The soundtrack album of the film is composed by Govind Vasantha. Think Music procured the audio rights of the soundtrack. The first single Ikleeli was released on 5 August 2025. The second single Thankam was released on 14 August 2025. The third single Daastaan teaser was released on 22 August 2025.

| No. | Title | Lyrics | Singer(s) | Length |
|---|---|---|---|---|
| 1. | "Ikleeli" | Umbachy | Yawar Abdal | 03:06 |
| 2. | "Thankam" | Siju Thuravoor | Swathi Das Prabhu | 02:52 |
| 3. | "Daastaan" | Yawar Abdal | Yawar Abdal | 03:16 |
| 4. | "Arike" | Rafeeq Ahamed | K. S. Chithra | 03:48 |
| Total length: |  |  |  | 11:44 |

==Release==
The title poster of the film was released 25 July 2025. The teaser of the film was released on 6 September 2025 and the trailer was released on 13 September 2025.

Vala: Story of a Bangle was released theatrically on 19 September 2025 through Wayfarer Films (Kerala), AGS Cinemas (Tamil Nadu) and Phars Film (GCC).

===Home Media===
The film's digital rights were acquired by Saina Play. The film started streaming from November 13 onwards.

==Reception==
===Critical reception===
Shilpa Nair Anand of The Hindu stated that Vala: Story of a Bangle "fails to capitalise on an interesting idea." She praised the cast performances, but criticised that the characters lacked depth. She also criticised the slow pacing of the first half. She said the second half "lays bare the action, and most of the whys and hows are answered."

Swathi P. Ajith of Onmanorama stated that Vala: Story of a Bangle is "a gleaming idea dulled by uneven execution." The film's tone "often tips to melodrama", which makes the audience distant. The cast's performance was praised. She criticised the film for its clichés, uneven structure, and "reluctance to dig deeper into the flaws it hints at."

Anandu Suresh of The Indian Express rated the film 2/5 stars, praising the performance of the cast, "good stunt" choreography, cinematography, and editing, which executed the three physical altercation scenes.
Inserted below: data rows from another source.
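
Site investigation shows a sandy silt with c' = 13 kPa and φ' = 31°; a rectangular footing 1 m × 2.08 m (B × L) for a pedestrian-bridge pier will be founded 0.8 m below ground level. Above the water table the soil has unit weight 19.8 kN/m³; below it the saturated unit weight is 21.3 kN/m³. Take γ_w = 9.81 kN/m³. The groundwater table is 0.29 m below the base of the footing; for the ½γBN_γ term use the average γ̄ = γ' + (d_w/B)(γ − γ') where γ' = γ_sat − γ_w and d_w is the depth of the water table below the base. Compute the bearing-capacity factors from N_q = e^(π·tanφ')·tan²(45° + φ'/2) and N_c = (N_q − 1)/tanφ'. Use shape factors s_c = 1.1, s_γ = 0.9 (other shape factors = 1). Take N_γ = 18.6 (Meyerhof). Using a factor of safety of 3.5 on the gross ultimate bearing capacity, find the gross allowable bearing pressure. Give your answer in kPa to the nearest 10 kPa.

N_q = e^(π·tan31°)·tan²(60.5°) = 20.63; N_c = (N_q − 1)/tanφ' = 32.67.
Effective surcharge at the founding depth q = γ·D_f = 19.8 × 0.8 = 15.84 kPa.
With d_w = 0.29 m < B, γ̄ = 11.49 + (0.29/1) × (19.8 − 11.49) = 13.9 kN/m³.
q_ult = c·N_c·s_c + q·N_q + 0.5·γ·B·N_γ·s_γ
     = 13 × 32.671 × 1.1 + 15.84 × 20.631 + 0.5 × 13.9 × 1 × 18.6 × 0.9
     = 467.2 + 326.79 + 116.34 = 910.33 kPa.
q_all = 910.33 / 3.5 = 260.09 kPa.

q_all ≈ 260 kPa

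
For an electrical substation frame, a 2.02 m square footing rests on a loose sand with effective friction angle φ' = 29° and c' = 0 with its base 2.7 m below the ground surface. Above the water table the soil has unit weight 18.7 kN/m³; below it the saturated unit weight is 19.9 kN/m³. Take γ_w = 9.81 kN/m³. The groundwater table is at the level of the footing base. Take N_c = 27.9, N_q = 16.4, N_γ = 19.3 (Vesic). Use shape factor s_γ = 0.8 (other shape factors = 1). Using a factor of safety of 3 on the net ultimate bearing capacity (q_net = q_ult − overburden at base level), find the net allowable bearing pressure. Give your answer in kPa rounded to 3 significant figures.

q_all(net) ≈ 312 kPa

q = γ·D_f = 18.7 × 2.7 = 50.49 kPa.
For the ½γBN_γ term take γ' = 19.9 − 9.81 = 10.09 kN/m³ (soil below base is submerged).
q·N_q = 50.49 × 16.4 = 828.04 kPa
0.5·γ·B·N_γ·s_γ = 0.5 × 10.09 × 2.02 × 19.3 × 0.8 = 157.35 kPa
q_ult = 828.04 + 157.35 = 985.38 kPa.
q_net = 985.38 − 50.49 = 934.89 kPa.
q_all(net) = 934.89 / 3 = 311.63 kPa.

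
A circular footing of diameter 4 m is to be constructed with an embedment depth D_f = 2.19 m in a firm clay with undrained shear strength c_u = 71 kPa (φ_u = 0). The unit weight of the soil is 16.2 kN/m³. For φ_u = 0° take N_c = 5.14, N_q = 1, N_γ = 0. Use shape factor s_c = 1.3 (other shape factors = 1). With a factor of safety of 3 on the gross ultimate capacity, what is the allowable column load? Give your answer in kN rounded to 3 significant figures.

P_all ≈ 2140 kN

Effective surcharge at the founding depth q = γ·D_f = 16.2 × 2.19 = 35.478 kPa.
q_ult = c·N_c·s_c + q·N_q
     = 71 × 5.14 × 1.3 + 35.478 × 1
     = 474.42 + 35.478 = 509.9 kPa.
Gross allowable pressure q_all = 509.9 / 3 = 169.97 kPa.
Footing area = 12.5664 m², so allowable column load = 169.97 × 12.5664 = 2135.9 kN.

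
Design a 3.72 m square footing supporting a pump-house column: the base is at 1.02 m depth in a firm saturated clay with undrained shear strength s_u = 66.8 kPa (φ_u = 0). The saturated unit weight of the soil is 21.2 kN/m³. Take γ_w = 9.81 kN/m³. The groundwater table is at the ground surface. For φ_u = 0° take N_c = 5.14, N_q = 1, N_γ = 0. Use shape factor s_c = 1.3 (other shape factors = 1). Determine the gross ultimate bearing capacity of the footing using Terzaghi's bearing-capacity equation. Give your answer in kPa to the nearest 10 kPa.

q_ult ≈ 460 kPa

Water table at ground surface, so effective unit weight γ' = 21.2 − 9.81 = 11.39 kN/m³ is used throughout; overburden q = 11.39 × 1.02 = 11.618 kPa.
Cohesion term c·N_c·s_c = 66.8 × 5.14 × 1.3 = 446.36 kPa; surcharge term q·N_q = 11.618 × 1 = 11.618 kPa.
q_ult = 446.36 + 11.618 = 457.98 kPa.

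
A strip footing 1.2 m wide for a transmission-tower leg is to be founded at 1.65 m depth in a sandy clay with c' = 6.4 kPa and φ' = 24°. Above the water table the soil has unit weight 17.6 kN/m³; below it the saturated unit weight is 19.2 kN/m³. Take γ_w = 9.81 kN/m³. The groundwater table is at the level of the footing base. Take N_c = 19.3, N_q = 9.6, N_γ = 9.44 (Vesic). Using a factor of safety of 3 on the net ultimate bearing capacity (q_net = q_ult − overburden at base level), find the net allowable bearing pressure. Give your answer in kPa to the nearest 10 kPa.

q_all(net) ≈ 140 kPa

Effective surcharge at the founding depth q = γ·D_f = 17.6 × 1.65 = 29.04 kPa.
The water table coincides with the base, so in the self-weight term γ → γ' = 9.39 kN/m³.
q_ult = c·N_c + q·N_q + 0.5·γ·B·N_γ
     = 6.4 × 19.3 + 29.04 × 9.6 + 0.5 × 9.39 × 1.2 × 9.44
     = 123.52 + 278.78 + 53.185 = 455.49 kPa.
q_net = 455.49 − 29.04 = 426.45 kPa.
q_all(net) = 426.45 / 3 = 142.15 kPa.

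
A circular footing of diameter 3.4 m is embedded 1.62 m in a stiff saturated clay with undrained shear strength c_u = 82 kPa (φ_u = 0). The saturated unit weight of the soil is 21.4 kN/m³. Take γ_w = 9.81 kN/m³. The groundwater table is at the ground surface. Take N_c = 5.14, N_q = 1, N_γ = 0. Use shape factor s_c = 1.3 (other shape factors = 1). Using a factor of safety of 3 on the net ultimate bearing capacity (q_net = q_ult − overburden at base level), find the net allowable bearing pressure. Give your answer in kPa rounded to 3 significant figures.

q_all(net) ≈ 183 kPa

With the water table at the surface the whole profile is submerged: γ' = 21.4 − 9.81 = 11.59 kN/m³, so q = γ'·D_f = 18.776 kPa.
q_ult = c·N_c·s_c + q·N_q
     = 82 × 5.14 × 1.3 + 18.776 × 1
     = 547.92 + 18.776 = 566.7 kPa.
q_net = 566.7 − 18.776 = 547.92 kPa.
q_all(net) = 547.92 / 3 = 182.64 kPa.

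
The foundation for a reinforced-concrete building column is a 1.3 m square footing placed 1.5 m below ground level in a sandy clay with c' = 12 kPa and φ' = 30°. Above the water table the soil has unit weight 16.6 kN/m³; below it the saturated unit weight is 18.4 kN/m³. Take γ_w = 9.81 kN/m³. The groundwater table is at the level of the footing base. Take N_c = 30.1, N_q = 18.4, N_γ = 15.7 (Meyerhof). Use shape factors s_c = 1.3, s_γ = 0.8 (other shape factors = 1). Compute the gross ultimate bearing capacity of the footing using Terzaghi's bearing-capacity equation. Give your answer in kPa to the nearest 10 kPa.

q_ult ≈ 1000 kPa

q = γ·D_f = 16.6 × 1.5 = 24.9 kPa.
For the ½γBN_γ term take γ' = 18.4 − 9.81 = 8.59 kN/m³ (soil below base is submerged).
c·N_c·s_c = 12 × 30.1 × 1.3 = 469.56 kPa
q·N_q = 24.9 × 18.4 = 458.16 kPa
0.5·γ·B·N_γ·s_γ = 0.5 × 8.59 × 1.3 × 15.7 × 0.8 = 70.129 kPa
q_ult = 469.56 + 458.16 + 70.129 = 997.85 kPa.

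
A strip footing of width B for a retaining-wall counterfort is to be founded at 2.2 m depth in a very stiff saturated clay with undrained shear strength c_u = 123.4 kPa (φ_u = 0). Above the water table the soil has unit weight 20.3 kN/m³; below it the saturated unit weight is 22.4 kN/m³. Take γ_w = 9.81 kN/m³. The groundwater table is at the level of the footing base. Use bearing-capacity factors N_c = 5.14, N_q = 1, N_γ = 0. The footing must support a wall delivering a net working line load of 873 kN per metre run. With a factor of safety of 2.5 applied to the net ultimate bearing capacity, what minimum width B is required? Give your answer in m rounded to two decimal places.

B = 3.44 m

Effective surcharge at the founding depth q = γ·D_f = 20.3 × 2.2 = 44.66 kPa.
q_ult = c·N_c + q·N_q
     = 123.4 × 5.14 + 44.66 × 1
     = 634.28 + 44.66 = 678.94 kPa.
For φ = 0 the ½γBN_γ term vanishes, so q_ult is independent of B. q_net = 678.94 − 44.66 = 634.28 kPa; q_all(net) = 634.28/2.5 = 253.71 kPa.
Required width B = w / q_all(net) = 873 / 253.71 = 3.441 m.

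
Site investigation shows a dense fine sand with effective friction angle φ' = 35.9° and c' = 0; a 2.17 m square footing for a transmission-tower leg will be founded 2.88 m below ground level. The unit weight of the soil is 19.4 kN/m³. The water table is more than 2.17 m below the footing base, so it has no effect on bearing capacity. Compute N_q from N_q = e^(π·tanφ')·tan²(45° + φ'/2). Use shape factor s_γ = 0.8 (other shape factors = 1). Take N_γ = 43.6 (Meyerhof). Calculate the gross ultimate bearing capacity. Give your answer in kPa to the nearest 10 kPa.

q_ult ≈ 2820 kPa

tan35.9° = 0.7239, so N_q = e^(π×0.7239)·tan²(62.95°) = 9.719 × 3.835 = 37.28.
Overburden at base level: q = 19.4 × 2.88 = 55.872 kPa.
Surcharge term q·N_q = 55.872 × 37.277 = 2082.7 kPa; self-weight term 0.5·γ·B·N_γ·s_γ = 0.5 × 19.4 × 2.17 × 43.6 × 0.8 = 734.19 kPa.
q_ult = 2082.7 + 734.19 = 2816.9 kPa.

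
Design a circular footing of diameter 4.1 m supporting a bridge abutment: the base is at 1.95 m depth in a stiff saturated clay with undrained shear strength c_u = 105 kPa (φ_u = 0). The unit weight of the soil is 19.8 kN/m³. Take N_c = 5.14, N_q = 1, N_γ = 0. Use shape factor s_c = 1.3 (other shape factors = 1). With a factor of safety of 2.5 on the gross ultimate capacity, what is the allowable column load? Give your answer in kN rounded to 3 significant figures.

q = γ·D_f = 19.8 × 1.95 = 38.61 kPa.
c·N_c·s_c = 105 × 5.14 × 1.3 = 701.61 kPa
q·N_q = 38.61 × 1 = 38.61 kPa
q_ult = 701.61 + 38.61 = 740.22 kPa.
Gross allowable pressure q_all = 740.22 / 2.5 = 296.09 kPa.
Footing area = 13.2025 m², so allowable column load = 296.09 × 13.2025 = 3909.1 kN.

P_all ≈ 3910 kN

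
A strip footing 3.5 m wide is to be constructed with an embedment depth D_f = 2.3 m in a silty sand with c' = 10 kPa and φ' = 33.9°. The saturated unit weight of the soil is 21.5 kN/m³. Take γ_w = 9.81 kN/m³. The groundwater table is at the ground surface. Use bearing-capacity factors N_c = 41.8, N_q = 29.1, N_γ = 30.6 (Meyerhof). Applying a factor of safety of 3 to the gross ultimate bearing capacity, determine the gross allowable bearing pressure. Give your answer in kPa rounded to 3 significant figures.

q_all ≈ 609 kPa

With the water table at the surface the whole profile is submerged: γ' = 21.5 − 9.81 = 11.69 kN/m³, so q = γ'·D_f = 26.887 kPa; the same γ' applies in the ½γBN_γ term.
q_ult = c·N_c + q·N_q + 0.5·γ·B·N_γ
     = 10 × 41.8 + 26.887 × 29.1 + 0.5 × 11.69 × 3.5 × 30.6
     = 418 + 782.41 + 626 = 1826.4 kPa.
q_all = q_ult / FS = 1826.4 / 3 = 608.8 kPa.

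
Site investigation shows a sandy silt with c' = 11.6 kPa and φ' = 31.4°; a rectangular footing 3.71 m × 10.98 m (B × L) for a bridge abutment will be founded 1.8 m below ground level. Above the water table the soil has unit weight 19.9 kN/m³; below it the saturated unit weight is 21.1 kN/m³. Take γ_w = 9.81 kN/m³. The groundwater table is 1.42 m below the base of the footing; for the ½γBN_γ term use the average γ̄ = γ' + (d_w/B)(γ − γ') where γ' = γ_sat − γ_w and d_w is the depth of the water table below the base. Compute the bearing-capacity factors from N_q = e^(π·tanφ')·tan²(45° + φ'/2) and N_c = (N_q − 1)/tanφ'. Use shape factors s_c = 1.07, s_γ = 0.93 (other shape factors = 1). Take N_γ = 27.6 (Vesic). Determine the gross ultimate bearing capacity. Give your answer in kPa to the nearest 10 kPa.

tan31.4° = 0.6104, so N_q = e^(π×0.6104)·tan²(60.7°) = 6.805 × 3.175 = 21.61.
N_c = (21.61 − 1)/tan31.4° = 33.76.
Effective surcharge at the founding depth q = γ·D_f = 19.9 × 1.8 = 35.82 kPa.
With d_w = 1.42 m < B, γ̄ = 11.29 + (1.42/3.71) × (19.9 − 11.29) = 14.585 kN/m³.
q_ult = c·N_c·s_c + q·N_q + 0.5·γ·B·N_γ·s_γ
     = 11.6 × 33.762 × 1.07 + 35.82 × 21.608 + 0.5 × 14.585 × 3.71 × 27.6 × 0.93
     = 419.06 + 774.02 + 694.47 = 1887.5 kPa.

q_ult ≈ 1890 kPa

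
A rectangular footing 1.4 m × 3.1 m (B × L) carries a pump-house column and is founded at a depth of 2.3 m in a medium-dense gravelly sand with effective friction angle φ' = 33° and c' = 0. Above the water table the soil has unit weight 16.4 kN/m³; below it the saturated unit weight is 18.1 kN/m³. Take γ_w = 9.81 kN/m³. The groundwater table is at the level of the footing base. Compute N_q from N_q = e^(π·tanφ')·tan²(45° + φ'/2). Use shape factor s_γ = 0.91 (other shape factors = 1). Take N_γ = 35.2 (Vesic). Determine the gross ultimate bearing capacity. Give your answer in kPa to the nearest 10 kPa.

q_ult ≈ 1170 kPa

tan33° = 0.6494, so N_q = e^(π×0.6494)·tan²(61.5°) = 7.692 × 3.392 = 26.09.
Effective surcharge at the founding depth q = γ·D_f = 16.4 × 2.3 = 37.72 kPa.
The water table coincides with the base, so in the self-weight term γ → γ' = 8.29 kN/m³.
q_ult = q·N_q + 0.5·γ·B·N_γ·s_γ
     = 37.72 × 26.092 + 0.5 × 8.29 × 1.4 × 35.2 × 0.91
     = 984.19 + 185.88 = 1170.1 kPa.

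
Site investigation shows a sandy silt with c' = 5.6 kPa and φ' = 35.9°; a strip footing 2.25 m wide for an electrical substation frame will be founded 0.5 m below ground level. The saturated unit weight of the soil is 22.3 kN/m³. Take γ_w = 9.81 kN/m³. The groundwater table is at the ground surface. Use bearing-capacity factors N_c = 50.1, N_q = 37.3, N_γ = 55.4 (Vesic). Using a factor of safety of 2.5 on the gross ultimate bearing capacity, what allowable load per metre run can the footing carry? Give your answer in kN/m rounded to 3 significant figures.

≈ 1160 kN/m

Water table at ground surface, so effective unit weight γ' = 22.3 − 9.81 = 12.49 kN/m³ is used throughout; overburden q = 12.49 × 0.5 = 6.245 kPa; the same γ' applies in the ½γBN_γ term.
Cohesion term c·N_c = 5.6 × 50.1 = 280.56 kPa; surcharge term q·N_q = 6.245 × 37.3 = 232.94 kPa; self-weight term 0.5·γ·B·N_γ = 0.5 × 12.49 × 2.25 × 55.4 = 778.44 kPa.
q_ult = 280.56 + 232.94 + 778.44 = 1291.9 kPa.
Gross allowable pressure q_all = 1291.9 / 2.5 = 516.78 kPa.
Allowable wall load = q_all × B = 516.78 × 2.25 = 1162.7 kN per metre run.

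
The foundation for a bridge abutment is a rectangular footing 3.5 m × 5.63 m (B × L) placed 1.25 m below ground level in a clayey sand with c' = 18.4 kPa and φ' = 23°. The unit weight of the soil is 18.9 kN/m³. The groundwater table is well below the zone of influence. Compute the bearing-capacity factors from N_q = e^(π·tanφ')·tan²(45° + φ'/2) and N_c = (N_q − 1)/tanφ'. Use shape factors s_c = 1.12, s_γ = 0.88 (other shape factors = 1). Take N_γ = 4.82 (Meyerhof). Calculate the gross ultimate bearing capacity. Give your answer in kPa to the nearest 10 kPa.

tan23° = 0.4245, so N_q = e^(π×0.4245)·tan²(56.5°) = 3.794 × 2.283 = 8.66.
N_c = (8.66 − 1)/tan23° = 18.05.
Overburden at base level: q = 18.9 × 1.25 = 23.625 kPa.
Cohesion term c·N_c·s_c = 18.4 × 18.049 × 1.12 = 371.95 kPa; surcharge term q·N_q = 23.625 × 8.6612 = 204.62 kPa; self-weight term 0.5·γ·B·N_γ·s_γ = 0.5 × 18.9 × 3.5 × 4.82 × 0.88 = 140.29 kPa.
q_ult = 371.95 + 204.62 + 140.29 = 716.86 kPa.

q_ult ≈ 720 kPa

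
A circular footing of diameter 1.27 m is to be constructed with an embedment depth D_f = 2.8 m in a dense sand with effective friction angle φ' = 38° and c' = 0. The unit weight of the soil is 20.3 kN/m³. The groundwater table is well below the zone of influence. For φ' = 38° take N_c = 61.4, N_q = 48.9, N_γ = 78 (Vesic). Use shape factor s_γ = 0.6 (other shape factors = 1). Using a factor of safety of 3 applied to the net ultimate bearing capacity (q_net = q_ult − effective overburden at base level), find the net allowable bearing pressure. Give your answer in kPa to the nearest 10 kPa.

q = γ·D_f = 20.3 × 2.8 = 56.84 kPa.
q·N_q = 56.84 × 48.9 = 2779.5 kPa
0.5·γ·B·N_γ·s_γ = 0.5 × 20.3 × 1.27 × 78 × 0.6 = 603.28 kPa
q_ult = 2779.5 + 603.28 = 3382.8 kPa.
Net ultimate: q_net = 3382.8 − 56.84 = 3325.9 kPa.
q_all(net) = 3325.9 / 3 = 1108.6 kPa.

q_all(net) ≈ 1110 kPa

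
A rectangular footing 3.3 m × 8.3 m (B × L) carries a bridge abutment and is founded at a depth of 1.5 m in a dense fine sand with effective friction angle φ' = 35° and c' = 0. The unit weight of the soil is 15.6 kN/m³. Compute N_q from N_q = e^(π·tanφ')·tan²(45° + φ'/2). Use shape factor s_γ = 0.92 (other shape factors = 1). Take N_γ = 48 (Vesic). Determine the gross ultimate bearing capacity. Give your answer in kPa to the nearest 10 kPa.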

He criticised poor comedy, the ending as "underwhelming," the inconsistencies and abruptness of Bhanu and Purushothaman's character arc, the themes of caste and communal politics not being explored beyond superficiality and the portrayal of Sarala and Vishalakshi leaning to "sexist stereotypes" as "gold-diggers."

Vivek Santhosh of Cinema Express gave the film 1.5/5 stars and wrote, "What begins as a quirky mystery around an ancient bangle soon collapses into sluggish pacing, tone-deaf writing and a laboured morality tale few will care about."